The first blind man reached out and touched the side of the huge animal. "An elephant is smooth and solid like a wall!" he declared. "It must be very powerful."

The second blind man put his hand on the elephant's limber trunk. "An elephant is like a giant snake," he announced.

The third blind man felt the elephant's pointed tusk. "I was right," he decided. "This creature is as sharp and deadly as a spear."

The fourth blind man touched one of the elephant's four legs. "What we have here," he said, "is an extremely large cow."

The fifth blind man felt the elephant's giant ear. "I believe an elephant is like a huge fan or maybe a magic carpet that can fly over mountains and treetops," he said.

The sixth blind man gave a tug on the elephant's fuzzy tail. "Why, this is nothing more than a piece of old rope. Dangerous, indeed," he scoffed.
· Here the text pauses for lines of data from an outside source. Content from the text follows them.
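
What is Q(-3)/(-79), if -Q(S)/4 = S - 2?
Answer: -20/79 ≈ -0.25316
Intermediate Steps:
Q(S) = 8 - 4*S (Q(S) = -4*(S - 2) = -4*(-2 + S) = 8 - 4*S)
Q(-3)/(-79) = (8 - 4*(-3))/(-79) = -(8 + 12)/79 = -1/79*20 = -20/79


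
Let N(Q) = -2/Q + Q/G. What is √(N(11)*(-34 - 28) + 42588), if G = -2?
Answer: √5195773/11 ≈ 207.22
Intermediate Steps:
N(Q) = -2/Q - Q/2 (N(Q) = -2/Q + Q/(-2) = -2/Q + Q*(-½) = -2/Q - Q/2)
√(N(11)*(-34 - 28) + 42588) = √((-2/11 - ½*11)*(-34 - 28) + 42588) = √((-2*1/11 - 11/2)*(-62) + 42588) = √((-2/11 - 11/2)*(-62) + 42588) = √(-125/22*(-62) + 42588) = √(3875/11 + 42588) = √(472343/11) = √5195773/11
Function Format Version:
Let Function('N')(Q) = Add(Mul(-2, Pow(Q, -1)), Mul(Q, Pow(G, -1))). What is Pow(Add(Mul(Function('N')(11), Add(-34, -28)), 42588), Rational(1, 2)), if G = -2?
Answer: Mul(Rational(1, 11), Pow(5195773, Rational(1, 2))) ≈ 207.22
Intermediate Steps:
Function('N')(Q) = Add(Mul(-2, Pow(Q, -1)), Mul(Rational(-1, 2), Q)) (Function('N')(Q) = Add(Mul(-2, Pow(Q, -1)), Mul(Q, Pow(-2, -1))) = Add(Mul(-2, Pow(Q, -1)), Mul(Q, Rational(-1, 2))) = Add(Mul(-2, Pow(Q, -1)), Mul(Rational(-1, 2), Q)))
Pow(Add(Mul(Function('N')(11), Add(-34, -28)), 42588), Rational(1, 2)) = Pow(Add(Mul(Add(Mul(-2, Pow(11, -1)), Mul(Rational(-1, 2), 11)), Add(-34, -28)), 42588), Rational(1, 2)) = Pow(Add(Mul(Add(Mul(-2, Rational(1, 11)), Rational(-11, 2)), -62), 42588), Rational(1, 2)) = Pow(Add(Mul(Add(Rational(-2, 11), Rational(-11, 2)), -62), 42588), Rational(1, 2)) = Pow(Add(Mul(Rational(-125, 22), -62), 42588), Rational(1, 2)) = Pow(Add(Rational(3875, 11), 42588), Rational(1, 2)) = Pow(Rational(472343, 11), Rational(1, 2)) = Mul(Rational(1, 11), Pow(5195773, Rational(1, 2)))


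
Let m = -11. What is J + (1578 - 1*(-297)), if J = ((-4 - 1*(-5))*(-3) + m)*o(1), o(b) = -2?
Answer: 1903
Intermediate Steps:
J = 28 (J = ((-4 - 1*(-5))*(-3) - 11)*(-2) = ((-4 + 5)*(-3) - 11)*(-2) = (1*(-3) - 11)*(-2) = (-3 - 11)*(-2) = -14*(-2) = 28)
J + (1578 - 1*(-297)) = 28 + (1578 - 1*(-297)) = 28 + (1578 + 297) = 28 + 1875 = 1903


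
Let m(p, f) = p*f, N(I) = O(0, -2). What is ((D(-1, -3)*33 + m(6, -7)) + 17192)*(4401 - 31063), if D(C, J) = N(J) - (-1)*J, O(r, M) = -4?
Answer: -451094378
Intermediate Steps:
N(I) = -4
D(C, J) = -4 + J (D(C, J) = -4 - (-1)*J = -4 + J)
m(p, f) = f*p
((D(-1, -3)*33 + m(6, -7)) + 17192)*(4401 - 31063) = (((-4 - 3)*33 - 7*6) + 17192)*(4401 - 31063) = ((-7*33 - 42) + 17192)*(-26662) = ((-231 - 42) + 17192)*(-26662) = (-273 + 17192)*(-26662) = 16919*(-26662) = -451094378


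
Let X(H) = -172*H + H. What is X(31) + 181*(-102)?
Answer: -23763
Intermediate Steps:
X(H) = -171*H
X(31) + 181*(-102) = -171*31 + 181*(-102) = -5301 - 18462 = -23763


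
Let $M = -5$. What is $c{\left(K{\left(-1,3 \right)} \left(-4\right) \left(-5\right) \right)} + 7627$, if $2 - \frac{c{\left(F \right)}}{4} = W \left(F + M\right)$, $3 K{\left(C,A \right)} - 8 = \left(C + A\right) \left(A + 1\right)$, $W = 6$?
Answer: $5195$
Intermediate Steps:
$K{\left(C,A \right)} = \frac{8}{3} + \frac{\left(1 + A\right) \left(A + C\right)}{3}$ ($K{\left(C,A \right)} = \frac{8}{3} + \frac{\left(C + A\right) \left(A + 1\right)}{3} = \frac{8}{3} + \frac{\left(A + C\right) \left(1 + A\right)}{3} = \frac{8}{3} + \frac{\left(1 + A\right) \left(A + C\right)}{3}$)
$c{\left(F \right)} = 128 - 24 F$ ($c{\left(F \right)} = 8 - 4 \cdot 6 \left(F - 5\right) = 8 - 4 \cdot 6 \left(-5 + F\right) = 8 - 4 \left(-30 + 6 F\right) = 8 - \left(-120 + 24 F\right) = 128 - 24 F$)
$c{\left(K{\left(-1,3 \right)} \left(-4\right) \left(-5\right) \right)} + 7627 = \left(128 - 24 \left(\frac{8}{3} + \frac{1}{3} \cdot 3 + \frac{1}{3} \left(-1\right) + \frac{3^{2}}{3} + \frac{1}{3} \cdot 3 \left(-1\right)\right) \left(-4\right) \left(-5\right)\right) + 7627 = \left(128 - 24 \left(\frac{8}{3} + 1 - \frac{1}{3} + \frac{1}{3} \cdot 9 - 1\right) \left(-4\right) \left(-5\right)\right) + 7627 = \left(128 - 24 \left(\frac{8}{3} + 1 - \frac{1}{3} + 3 - 1\right) \left(-4\right) \left(-5\right)\right) + 7627 = \left(128 - 24 \cdot \frac{16}{3} \left(-4\right) \left(-5\right)\right) + 7627 = \left(128 - 24 \left(\left(- \frac{64}{3}\right) \left(-5\right)\right)\right) + 7627 = \left(128 - 2560\right) + 7627 = -2432 + 7627 = 5195$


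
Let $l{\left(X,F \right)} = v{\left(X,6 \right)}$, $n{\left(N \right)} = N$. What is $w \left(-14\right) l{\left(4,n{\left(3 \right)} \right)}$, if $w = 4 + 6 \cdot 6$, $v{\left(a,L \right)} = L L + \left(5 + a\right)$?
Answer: $-25200$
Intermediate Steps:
$v{\left(a,L \right)} = 5 + a + L^{2}$ ($v{\left(a,L \right)} = L^{2} + \left(5 + a\right) = 5 + a + L^{2}$)
$l{\left(X,F \right)} = 41 + X$ ($l{\left(X,F \right)} = 5 + X + 6^{2} = 5 + X + 36 = 41 + X$)
$w = 40$ ($w = 4 + 36 = 40$)
$w \left(-14\right) l{\left(4,n{\left(3 \right)} \right)} = 40 \left(-14\right) \left(41 + 4\right) = \left(-560\right) 45 = -25200$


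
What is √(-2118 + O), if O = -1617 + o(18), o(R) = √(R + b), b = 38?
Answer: √(-3735 + 2*√14) ≈ 61.053*I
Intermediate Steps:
o(R) = √(38 + R) (o(R) = √(R + 38) = √(38 + R))
O = -1617 + 2*√14 (O = -1617 + √(38 + 18) = -1617 + √56 = -1617 + 2*√14 ≈ -1609.5)
√(-2118 + O) = √(-2118 + (-1617 + 2*√14)) = √(-3735 + 2*√14)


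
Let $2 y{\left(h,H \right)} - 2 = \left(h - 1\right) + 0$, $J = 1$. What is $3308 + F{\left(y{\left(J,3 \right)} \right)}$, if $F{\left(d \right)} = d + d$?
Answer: $3310$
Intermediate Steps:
$y{\left(h,H \right)} = \frac{1}{2} + \frac{h}{2}$ ($y{\left(h,H \right)} = 1 + \frac{\left(h - 1\right) + 0}{2} = 1 + \frac{\left(-1 + h\right) + 0}{2} = 1 + \frac{-1 + h}{2} = 1 + \left(- \frac{1}{2} + \frac{h}{2}\right) = \frac{1}{2} + \frac{h}{2}$)
$F{\left(d \right)} = 2 d$
$3308 + F{\left(y{\left(J,3 \right)} \right)} = 3308 + 2 \left(\frac{1}{2} + \frac{1}{2} \cdot 1\right) = 3308 + 2 \left(\frac{1}{2} + \frac{1}{2}\right) = 3308 + 2 \cdot 1 = 3308 + 2 = 3310$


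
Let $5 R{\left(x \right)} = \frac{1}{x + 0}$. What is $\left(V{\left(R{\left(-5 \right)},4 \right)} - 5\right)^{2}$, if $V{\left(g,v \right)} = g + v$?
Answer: $\frac{676}{625} \approx 1.0816$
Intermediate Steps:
$R{\left(x \right)} = \frac{1}{5 x}$ ($R{\left(x \right)} = \frac{1}{5 \left(x + 0\right)} = \frac{1}{5 x}$)
$\left(V{\left(R{\left(-5 \right)},4 \right)} - 5\right)^{2} = \left(\left(\frac{1}{5 \left(-5\right)} + 4\right) - 5\right)^{2} = \left(\left(\frac{1}{5} \left(- \frac{1}{5}\right) + 4\right) - 5\right)^{2} = \left(\left(- \frac{1}{25} + 4\right) - 5\right)^{2} = \left(\frac{99}{25} - 5\right)^{2} = \left(- \frac{26}{25}\right)^{2} = \frac{676}{625}$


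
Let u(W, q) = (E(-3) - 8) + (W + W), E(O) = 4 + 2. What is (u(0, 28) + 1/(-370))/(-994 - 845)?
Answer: 247/226810 ≈ 0.0010890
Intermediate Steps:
E(O) = 6
u(W, q) = -2 + 2*W (u(W, q) = (6 - 8) + (W + W) = -2 + 2*W)
(u(0, 28) + 1/(-370))/(-994 - 845) = ((-2 + 2*0) + 1/(-370))/(-994 - 845) = ((-2 + 0) - 1/370)/(-1839) = -(-2 - 1/370)/1839 = -1/1839*(-741/370) = 247/226810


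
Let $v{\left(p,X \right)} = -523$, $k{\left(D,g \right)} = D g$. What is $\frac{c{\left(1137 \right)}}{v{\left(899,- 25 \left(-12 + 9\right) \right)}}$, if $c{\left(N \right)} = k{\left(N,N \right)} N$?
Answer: $- \frac{1469878353}{523} \approx -2.8105 \cdot 10^{6}$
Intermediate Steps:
$c{\left(N \right)} = N^{3}$ ($c{\left(N \right)} = N N N = N^{2} N = N^{3}$)
$\frac{c{\left(1137 \right)}}{v{\left(899,- 25 \left(-12 + 9\right) \right)}} = \frac{1137^{3}}{-523} = 1469878353 \left(- \frac{1}{523}\right) = - \frac{1469878353}{523}$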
The gardener led his friends to the shade of a tree. "Sit here and rest for the long journey home," he said. "I will bring you some water to drink."

While they waited, the six blind men talked about the elephant.
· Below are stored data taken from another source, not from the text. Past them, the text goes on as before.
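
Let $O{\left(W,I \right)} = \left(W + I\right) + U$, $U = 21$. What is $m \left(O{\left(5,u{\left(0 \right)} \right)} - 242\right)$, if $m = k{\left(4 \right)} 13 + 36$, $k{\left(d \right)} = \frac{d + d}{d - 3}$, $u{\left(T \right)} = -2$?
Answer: $-30520$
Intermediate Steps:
$k{\left(d \right)} = \frac{2 d}{-3 + d}$
$m = 140$ ($m = 2 \cdot 4 \frac{1}{-3 + 4} \cdot 13 + 36 = 2 \cdot 4 \cdot 1^{-1} \cdot 13 + 36 = 2 \cdot 4 \cdot 1 \cdot 13 + 36 = 8 \cdot 13 + 36 = 104 + 36 = 140$)
$O{\left(W,I \right)} = 21 + I + W$ ($O{\left(W,I \right)} = \left(W + I\right) + 21 = \left(I + W\right) + 21 = 21 + I + W$)
$m \left(O{\left(5,u{\left(0 \right)} \right)} - 242\right) = 140 \left(\left(21 - 2 + 5\right) - 242\right) = 140 \left(24 - 242\right) = 140 \left(-218\right) = -30520$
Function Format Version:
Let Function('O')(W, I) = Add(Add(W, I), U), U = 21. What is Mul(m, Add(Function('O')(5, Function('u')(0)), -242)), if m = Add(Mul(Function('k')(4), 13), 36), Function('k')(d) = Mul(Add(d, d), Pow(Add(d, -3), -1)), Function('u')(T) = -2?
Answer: -30520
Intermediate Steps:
Function('k')(d) = Mul(2, d, Pow(Add(-3, d), -1)) (Function('k')(d) = Mul(Mul(2, d), Pow(Add(-3, d), -1)) = Mul(2, d, Pow(Add(-3, d), -1)))
m = 140 (m = Add(Mul(Mul(2, 4, Pow(Add(-3, 4), -1)), 13), 36) = Add(Mul(Mul(2, 4, Pow(1, -1)), 13), 36) = Add(Mul(Mul(2, 4, 1), 13), 36) = Add(Mul(8, 13), 36) = Add(104, 36) = 140)
Function('O')(W, I) = Add(21, I, W) (Function('O')(W, I) = Add(Add(W, I), 21) = Add(Add(I, W), 21) = Add(21, I, W))
Mul(m, Add(Function('O')(5, Function('u')(0)), -242)) = Mul(140, Add(Add(21, -2, 5), -242)) = Mul(140, Add(24, -242)) = Mul(140, -218) = -30520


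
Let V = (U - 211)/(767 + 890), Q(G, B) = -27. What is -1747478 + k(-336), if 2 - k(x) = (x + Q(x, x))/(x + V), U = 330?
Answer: -88427582709/50603 ≈ -1.7475e+6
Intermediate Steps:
V = 119/1657 (V = (330 - 211)/(767 + 890) = 119/1657 ≈ 0.071817)
k(x) = 2 - (-27 + x)/(119/1657 + x) (k(x) = 2 - (x - 27)/(x + 119/1657) = 2 - (-27 + x)/(119/1657 + x))
-1747478 + k(-336) = -1747478 + (44977 + 1657*(-336))/(119 + 1657*(-336)) = -1747478 + (44977 - 556752)/(119 - 556752) = -1747478 - 511775/(-556633) = -1747478 - 1/556633*(-511775) = -1747478 + 46525/50603 = -88427582709/50603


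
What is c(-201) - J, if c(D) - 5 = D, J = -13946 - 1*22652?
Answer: 36402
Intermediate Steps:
J = -36598 (J = -13946 - 22652 = -36598)
c(D) = 5 + D
c(-201) - J = (5 - 201) - 1*(-36598) = -196 + 36598 = 36402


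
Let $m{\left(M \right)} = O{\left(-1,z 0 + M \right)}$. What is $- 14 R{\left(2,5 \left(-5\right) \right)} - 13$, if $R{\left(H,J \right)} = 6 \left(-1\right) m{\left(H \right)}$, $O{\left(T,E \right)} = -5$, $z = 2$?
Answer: $-433$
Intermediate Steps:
$m{\left(M \right)} = -5$
$R{\left(H,J \right)} = 30$ ($R{\left(H,J \right)} = 6 \left(-1\right) \left(-5\right) = \left(-6\right) \left(-5\right) = 30$)
$- 14 R{\left(2,5 \left(-5\right) \right)} - 13 = \left(-14\right) 30 - 13 = -420 - 13 = -433$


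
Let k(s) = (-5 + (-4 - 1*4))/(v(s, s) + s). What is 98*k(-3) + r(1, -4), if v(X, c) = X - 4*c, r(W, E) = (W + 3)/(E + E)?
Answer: -1277/6 ≈ -212.83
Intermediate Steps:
r(W, E) = (3 + W)/(2*E) (r(W, E) = (3 + W)/((2*E)) = (3 + W)*(1/(2*E)) = (3 + W)/(2*E))
k(s) = 13/(2*s) (k(s) = (-5 + (-4 - 1*4))/((s - 4*s) + s) = (-5 + (-4 - 4))/(-3*s + s) = (-5 - 8)/((-2*s)) = -(-13)/(2*s) = 13/(2*s))
98*k(-3) + r(1, -4) = 98*((13/2)/(-3)) + (½)*(3 + 1)/(-4) = 98*((13/2)*(-⅓)) + (½)*(-¼)*4 = 98*(-13/6) - ½ = -637/3 - ½ = -1277/6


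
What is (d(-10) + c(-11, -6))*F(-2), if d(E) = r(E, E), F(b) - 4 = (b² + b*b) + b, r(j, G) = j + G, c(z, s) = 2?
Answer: -180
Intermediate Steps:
r(j, G) = G + j
F(b) = 4 + b + 2*b² (F(b) = 4 + ((b² + b*b) + b) = 4 + ((b² + b²) + b) = 4 + (2*b² + b) = 4 + (b + 2*b²) = 4 + b + 2*b²)
d(E) = 2*E (d(E) = E + E = 2*E)
(d(-10) + c(-11, -6))*F(-2) = (2*(-10) + 2)*(4 - 2 + 2*(-2)²) = (-20 + 2)*(4 - 2 + 2*4) = -18*(4 - 2 + 8) = -18*10 = -180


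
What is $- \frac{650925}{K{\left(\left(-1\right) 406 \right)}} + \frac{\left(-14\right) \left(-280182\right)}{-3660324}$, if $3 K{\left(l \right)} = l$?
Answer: $\frac{595516387051}{123840962} \approx 4808.7$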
"An elephant is like a wall," said the first blind man. "Surely we can finally agree on that."

"A wall? An elephant is a giant snake!" answered the second blind man.

"It's a spear, I tell you," insisted the third blind man.

"I'm certain it's a giant cow," said the fourth blind man.

"Magic carpet. There's no doubt," said the fifth blind man.

"Don't you see?" pleaded the sixth blind man. "Someone used a rope to trick us."

Their argument continued and their shouts grew louder and louder.

"Wall!" "Snake!" "Spear!" "Cow!" "Carpet!" "Rope!"

"STOP SHOUTING!" called a very angry voice.

It was the Rajah, awakened from his nap by the noisy argument.

"How can each of you be so certain you are right?" asked the ruler.

The six blind men considered the question. And then, knowing the Rajah to be a very wise man, they decided to say nothing at all.

"The elephant is a very large animal," said the Rajah kindly. "Each man touched only one part. Perhaps if you put the parts together, you will see the truth. Now, let me finish my nap in peace."

When their friend returned to the garden with the cool water, the six men rested quietly in the shade, thinking about the Rajah's advice.

"He is right," said the first blind man. "To learn the truth, we must put all the parts together. Let's discuss this on the journey home."

The first blind man put his hand on the shoulder of the young boy who would guide them home. The second blind man put a hand on his friend's shoulder, and so on until all six men were ready to travel together.

Benjamin said...

A strange kind of spam...

Anonymous said...

Think about it.....

Benjamin said...

The version I know is far shorter and more to the point. The elephant represents truth, and the blind men are all those individuals who claim to have perfect knowledge of truth.

As I recall, the story was told by the Buddha as an analogy to the bickering of the Indian Brahmans (Hindu spiritual leaders) who each claimed to know the real truth, but who could never agree to anything.

The point is not that "to learn the truth, we must put all the parts together", instead it is that anyone who claims to know the truth, and who expresses what they believe it to be, only ever sees one part of the elephant.

Who is this anyway?

MrWoody said...

thanks for your comments on my blog and for the encouragement. i am also enjoying the videos you have posted.